Sergent-Chef ראשי סמל

Rika Zaraï. Photo © Lionel Bonaventure

          D’aussi loin qu’il me souvienne… Quel âge pouvais-je avoir ? Quatre, cinq ans peut-être… Ma première confrontation au mot Israël remonte à la découverte d’une chanteuse de variété. Mon père avait acheté son dernier single (45 tours, disait-on à l’époque) sur lequel figurait le titre Alors je chante. Très vite, je m’intéressai davantage à la face B, Un mur à Jérusalem, dont la force des paroles était soulignée par une mélodie plus lente. Ce disque, je l’ai toujours. Un nom apparait en lettres jaunes sur le fond noir d’une pochette écornée. Rika Zaraï.

          Nous allions à la messe chaque dimanche en famille et, malgré mon jeune âge, Jérusalem m’était connue parce que régulièrement citée lors du prêche. L’entendre ainsi chantée par Rika Zaraï relevait d’une prière païenne, d’autant que les médias y faisaient également référence par évocation de la Guerre d’Usure qui opposa Israël à l’Égypte entre mars 1969 et août 1970.

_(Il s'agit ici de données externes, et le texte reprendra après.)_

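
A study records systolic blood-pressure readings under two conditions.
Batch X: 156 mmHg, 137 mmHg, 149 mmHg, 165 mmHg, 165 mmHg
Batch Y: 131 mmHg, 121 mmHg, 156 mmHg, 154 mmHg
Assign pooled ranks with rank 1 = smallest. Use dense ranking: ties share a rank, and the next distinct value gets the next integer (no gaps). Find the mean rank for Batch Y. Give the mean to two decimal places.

Sorted (ascending): 121, 131, 137, 149, 154, 156, 156, 165, 165
The 2 values of 156 share dense rank 6.
The 2 values of 165 share dense rank 7.
Remaining distinct values take the next consecutive integers.
Batch Y values → pooled ranks: 131→2, 121→1, 156→6, 154→5
Mean rank = (2 + 1 + 6 + 5) / 4 = 3.50

3.50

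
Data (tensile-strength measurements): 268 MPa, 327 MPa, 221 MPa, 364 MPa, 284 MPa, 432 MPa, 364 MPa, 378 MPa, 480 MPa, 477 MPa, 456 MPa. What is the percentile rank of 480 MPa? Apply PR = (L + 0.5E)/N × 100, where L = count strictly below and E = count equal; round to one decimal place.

95.5

N = 11.
Strictly below 480: 10. Equal to 480: 1.
PR = (10 + 0.5·1)/11 × 100 = 95.5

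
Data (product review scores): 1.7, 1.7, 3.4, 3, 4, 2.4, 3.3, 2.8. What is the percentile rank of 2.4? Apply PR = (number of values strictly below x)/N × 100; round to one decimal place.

25.0

N = 8.
Strictly below 2.4: 2. Equal to 2.4: 1.
PR = 2/8 × 100 = 25.0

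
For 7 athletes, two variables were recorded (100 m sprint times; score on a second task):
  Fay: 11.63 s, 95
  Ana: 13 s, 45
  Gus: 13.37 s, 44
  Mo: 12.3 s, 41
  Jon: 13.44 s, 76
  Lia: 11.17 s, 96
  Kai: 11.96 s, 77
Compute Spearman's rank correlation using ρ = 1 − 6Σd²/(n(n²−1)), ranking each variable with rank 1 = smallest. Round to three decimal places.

Ranks of variable 1: 2, 5, 6, 4, 7, 1, 3
Ranks of variable 2: 6, 3, 2, 1, 4, 7, 5
d = r₁ − r₂: -4, 2, 4, 3, 3, -6, -2
d²: 16, 4, 16, 9, 9, 36, 4; Σd² = 94
ρ = 1 − 6·94/(7·48) = 1 − 564/336 = -0.679

-0.679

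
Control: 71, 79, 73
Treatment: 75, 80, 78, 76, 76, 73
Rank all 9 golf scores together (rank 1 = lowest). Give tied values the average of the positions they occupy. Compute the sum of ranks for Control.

Sorted (ascending): 71, 73, 73, 75, 76, 76, 78, 79, 80
The 2 values of 73 occupy positions 2–3 → average rank (2+3)/2 = 2.5.
The 2 values of 76 occupy positions 5–6 → average rank (5+6)/2 = 5.5.
Control values → pooled ranks: 71→1, 79→8, 73→2.5
Rank sum = 1 + 8 + 2.5 = 11.5

11.5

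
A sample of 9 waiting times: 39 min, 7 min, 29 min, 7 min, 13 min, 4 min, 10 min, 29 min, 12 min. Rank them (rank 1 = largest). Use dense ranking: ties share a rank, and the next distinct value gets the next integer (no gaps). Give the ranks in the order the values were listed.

Sorted (descending): 39, 29, 29, 13, 12, 10, 7, 7, 4
The 2 values of 29 share dense rank 2.
The 2 values of 7 share dense rank 6.
Remaining distinct values take the next consecutive integers.

1, 6, 2, 6, 3, 7, 5, 2, 4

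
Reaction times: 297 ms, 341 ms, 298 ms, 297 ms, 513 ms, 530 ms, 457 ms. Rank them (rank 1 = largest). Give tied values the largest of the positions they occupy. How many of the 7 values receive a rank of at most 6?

5

Sorted (descending): 530, 513, 457, 341, 298, 297, 297
The 2 values of 297 occupy positions 6–7 → each gets rank 7.
Ranks ≤ 6: {1, 2, 3, 4, 5} → 5 values.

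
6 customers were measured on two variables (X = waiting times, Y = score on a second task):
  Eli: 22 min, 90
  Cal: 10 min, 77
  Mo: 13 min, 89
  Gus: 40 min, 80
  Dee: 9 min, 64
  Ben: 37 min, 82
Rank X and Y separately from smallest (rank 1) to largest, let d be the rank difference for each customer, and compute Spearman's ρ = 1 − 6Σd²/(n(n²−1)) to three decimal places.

Ranks of variable 1: 4, 2, 3, 6, 1, 5
Ranks of variable 2: 6, 2, 5, 3, 1, 4
d = r₁ − r₂: -2, 0, -2, 3, 0, 1
d²: 4, 0, 4, 9, 0, 1; Σd² = 18
ρ = 1 − 6·18/(6·35) = 1 − 108/210 = 0.486

0.486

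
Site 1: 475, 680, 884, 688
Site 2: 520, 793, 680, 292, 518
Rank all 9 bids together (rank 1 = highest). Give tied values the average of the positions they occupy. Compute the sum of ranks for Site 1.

Sorted (descending): 884, 793, 688, 680, 680, 520, 518, 475, 292
The 2 values of 680 occupy positions 4–5 → average rank (4+5)/2 = 4.5.
Site 1 values → pooled ranks: 475→8, 680→4.5, 884→1, 688→3
Rank sum = 8 + 4.5 + 1 + 3 = 16.5

16.5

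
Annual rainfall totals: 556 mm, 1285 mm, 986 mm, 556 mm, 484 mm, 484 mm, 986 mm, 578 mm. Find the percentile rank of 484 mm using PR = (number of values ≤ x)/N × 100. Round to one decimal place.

25.0

N = 8.
Strictly below 484: 0. Equal to 484: 2.
PR = 2/8 × 100 = 25.0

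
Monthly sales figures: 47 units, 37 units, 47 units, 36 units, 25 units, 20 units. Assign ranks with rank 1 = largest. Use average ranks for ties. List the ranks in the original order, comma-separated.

Sorted (descending): 47, 47, 37, 36, 25, 20
The 2 values of 47 occupy positions 1–2 → average rank (1+2)/2 = 1.5.

1.5, 3, 1.5, 4, 5, 6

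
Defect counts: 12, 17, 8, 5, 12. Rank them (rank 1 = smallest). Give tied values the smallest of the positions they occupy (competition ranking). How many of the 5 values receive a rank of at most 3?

4

Sorted (ascending): 5, 8, 12, 12, 17
The 2 values of 12 occupy positions 3–4 → each gets rank 3.
Ranks ≤ 3: {1, 2, 3, 3} → 4 values.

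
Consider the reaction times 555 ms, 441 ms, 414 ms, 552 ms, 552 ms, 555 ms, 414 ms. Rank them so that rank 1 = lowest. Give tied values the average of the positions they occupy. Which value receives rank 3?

Sorted (ascending): 414, 414, 441, 552, 552, 555, 555
The 2 values of 414 occupy positions 1–2 → average rank (1+2)/2 = 1.5.
The 2 values of 552 occupy positions 4–5 → average rank (4+5)/2 = 4.5.
The 2 values of 555 occupy positions 6–7 → average rank (6+7)/2 = 6.5.
Rank 3 → value 441.

441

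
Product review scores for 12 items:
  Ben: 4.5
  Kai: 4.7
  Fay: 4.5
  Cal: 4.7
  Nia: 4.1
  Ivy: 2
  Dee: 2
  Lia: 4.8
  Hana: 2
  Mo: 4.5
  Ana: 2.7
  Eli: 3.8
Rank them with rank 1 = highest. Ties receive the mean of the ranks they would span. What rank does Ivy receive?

Sorted (descending): 4.8, 4.7, 4.7, 4.5, 4.5, 4.5, 4.1, 3.8, 2.7, 2, 2, 2
The 2 values of 4.7 occupy positions 2–3 → average rank (2+3)/2 = 2.5.
The 3 values of 4.5 occupy positions 4–6 → average rank 5.
The 3 values of 2 occupy positions 10–12 → average rank 11.
Ivy has value 2 → rank 11.

11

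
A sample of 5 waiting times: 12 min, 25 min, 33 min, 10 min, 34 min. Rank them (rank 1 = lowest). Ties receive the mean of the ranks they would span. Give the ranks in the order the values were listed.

Sorted (ascending): 10, 12, 25, 33, 34
No ties — each value takes its position as its rank.

2, 3, 4, 1, 5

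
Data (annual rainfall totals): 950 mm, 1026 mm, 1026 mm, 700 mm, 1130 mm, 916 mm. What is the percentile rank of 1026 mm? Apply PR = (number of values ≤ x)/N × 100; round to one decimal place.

83.3

N = 6.
Strictly below 1026: 3. Equal to 1026: 2.
PR = 5/6 × 100 = 83.3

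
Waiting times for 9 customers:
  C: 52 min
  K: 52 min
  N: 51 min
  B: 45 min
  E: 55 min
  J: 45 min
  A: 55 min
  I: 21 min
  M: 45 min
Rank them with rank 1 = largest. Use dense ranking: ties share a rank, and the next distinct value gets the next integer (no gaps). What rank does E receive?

1

Sorted (descending): 55, 55, 52, 52, 51, 45, 45, 45, 21
The 2 values of 55 share dense rank 1.
The 2 values of 52 share dense rank 2.
The 3 values of 45 share dense rank 4.
Remaining distinct values take the next consecutive integers.
E has value 55 min → rank 1.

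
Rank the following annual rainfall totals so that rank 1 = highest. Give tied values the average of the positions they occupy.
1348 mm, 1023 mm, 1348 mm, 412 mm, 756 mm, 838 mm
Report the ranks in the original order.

Sorted (descending): 1348, 1348, 1023, 838, 756, 412
The 2 values of 1348 occupy positions 1–2 → average rank (1+2)/2 = 1.5.

1.5, 3, 1.5, 6, 5, 4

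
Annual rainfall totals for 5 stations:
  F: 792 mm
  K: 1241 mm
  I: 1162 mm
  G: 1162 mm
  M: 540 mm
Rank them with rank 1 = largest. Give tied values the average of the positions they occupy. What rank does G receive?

2.5

Sorted (descending): 1241, 1162, 1162, 792, 540
The 2 values of 1162 occupy positions 2–3 → average rank (2+3)/2 = 2.5.
G has value 1162 mm → rank 2.5.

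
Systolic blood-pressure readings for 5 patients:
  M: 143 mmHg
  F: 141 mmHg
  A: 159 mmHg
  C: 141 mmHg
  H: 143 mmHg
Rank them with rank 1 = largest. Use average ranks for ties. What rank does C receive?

Sorted (descending): 159, 143, 143, 141, 141
The 2 values of 143 occupy positions 2–3 → average rank (2+3)/2 = 2.5.
The 2 values of 141 occupy positions 4–5 → average rank (4+5)/2 = 4.5.
C has value 141 mmHg → rank 4.5.

4.5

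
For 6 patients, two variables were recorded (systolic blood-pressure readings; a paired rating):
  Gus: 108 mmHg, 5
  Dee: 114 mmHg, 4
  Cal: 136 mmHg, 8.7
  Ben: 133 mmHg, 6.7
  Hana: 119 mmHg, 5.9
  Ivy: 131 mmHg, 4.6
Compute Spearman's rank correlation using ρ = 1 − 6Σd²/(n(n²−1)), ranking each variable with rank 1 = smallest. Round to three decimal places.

Ranks of variable 1: 1, 2, 6, 5, 3, 4
Ranks of variable 2: 3, 1, 6, 5, 4, 2
d = r₁ − r₂: -2, 1, 0, 0, -1, 2
d²: 4, 1, 0, 0, 1, 4; Σd² = 10
ρ = 1 − 6·10/(6·35) = 1 − 60/210 = 0.714

0.714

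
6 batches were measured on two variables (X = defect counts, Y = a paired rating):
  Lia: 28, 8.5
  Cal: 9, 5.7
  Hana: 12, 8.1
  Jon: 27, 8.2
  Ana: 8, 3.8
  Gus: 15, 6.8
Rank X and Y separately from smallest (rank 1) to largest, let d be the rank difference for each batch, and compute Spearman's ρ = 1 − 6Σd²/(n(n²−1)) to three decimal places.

Ranks of variable 1: 6, 2, 3, 5, 1, 4
Ranks of variable 2: 6, 2, 4, 5, 1, 3
d = r₁ − r₂: 0, 0, -1, 0, 0, 1
d²: 0, 0, 1, 0, 0, 1; Σd² = 2
ρ = 1 − 6·2/(6·35) = 1 − 12/210 = 0.943

0.943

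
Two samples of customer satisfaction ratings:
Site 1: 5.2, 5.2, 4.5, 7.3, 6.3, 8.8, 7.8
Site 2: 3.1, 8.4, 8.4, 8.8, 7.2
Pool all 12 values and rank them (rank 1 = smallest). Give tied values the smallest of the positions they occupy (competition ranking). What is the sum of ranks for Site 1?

39

Sorted (ascending): 3.1, 4.5, 5.2, 5.2, 6.3, 7.2, 7.3, 7.8, 8.4, 8.4, 8.8, 8.8
The 2 values of 5.2 occupy positions 3–4 → each gets rank 3.
The 2 values of 8.4 occupy positions 9–10 → each gets rank 9.
The 2 values of 8.8 occupy positions 11–12 → each gets rank 11.
Site 1 values → pooled ranks: 5.2→3, 5.2→3, 4.5→2, 7.3→7, 6.3→5, 8.8→11, 7.8→8
Rank sum = 3 + 3 + 2 + 7 + 5 + 11 + 8 = 39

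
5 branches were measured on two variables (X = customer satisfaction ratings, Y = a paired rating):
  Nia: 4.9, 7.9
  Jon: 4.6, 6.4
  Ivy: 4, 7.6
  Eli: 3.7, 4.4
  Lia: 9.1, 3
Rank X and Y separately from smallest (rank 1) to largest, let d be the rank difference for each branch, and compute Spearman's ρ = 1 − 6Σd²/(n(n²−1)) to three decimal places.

Ranks of variable 1: 4, 3, 2, 1, 5
Ranks of variable 2: 5, 3, 4, 2, 1
d = r₁ − r₂: -1, 0, -2, -1, 4
d²: 1, 0, 4, 1, 16; Σd² = 22
ρ = 1 − 6·22/(5·24) = 1 − 132/120 = -0.100

-0.100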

          Je compris très tôt qu’Israël était un pays différent. Son énoncé suggérait une nuance fondamentale avec les autres, puisqu’elle le privait d’article défini. On ne dit pas « l’Israël » comme on dit « la France », « l’Allemagne » ou  « les USA », mais simplement « Israël », personnifiant le lieu à la manière d’un espace vivant.

          Israël… Jérusalem… Bethléem… Les noms bibliques rimaient et je les retenais, forçant l’admiration de tous. Mes facultés devaient toutefois davantage à Rika Zaraï et aux homélies qu’à l’intelligence mémorielle que l’on me prêtait avec un enthousiasme excessif. 

          La curiosité est l’insatiable appétit de l’enfance, et j’interrogeais mon entourage sur ce pays sans que personne ne sût concrètement me répondre. Pire ! Chaque fois, les adultes semblaient gênés. Cet embarras accentua ma volonté de savoir pourquoi six lettres marquaient l’espace (la radio, la télévision, les chansons…) et le temps avec une telle force qu’elles trouvaient place en moi comme un étrange leitmotiv. Mais, à cet âge l’esprit vacille sans s’affaiblir, il se gausse du savoir et de la connaissance, et Israël disparut à mesure que mon fond de discothèque évinça Rika Zaraï au bénéfice d’artistes moins conventionnels.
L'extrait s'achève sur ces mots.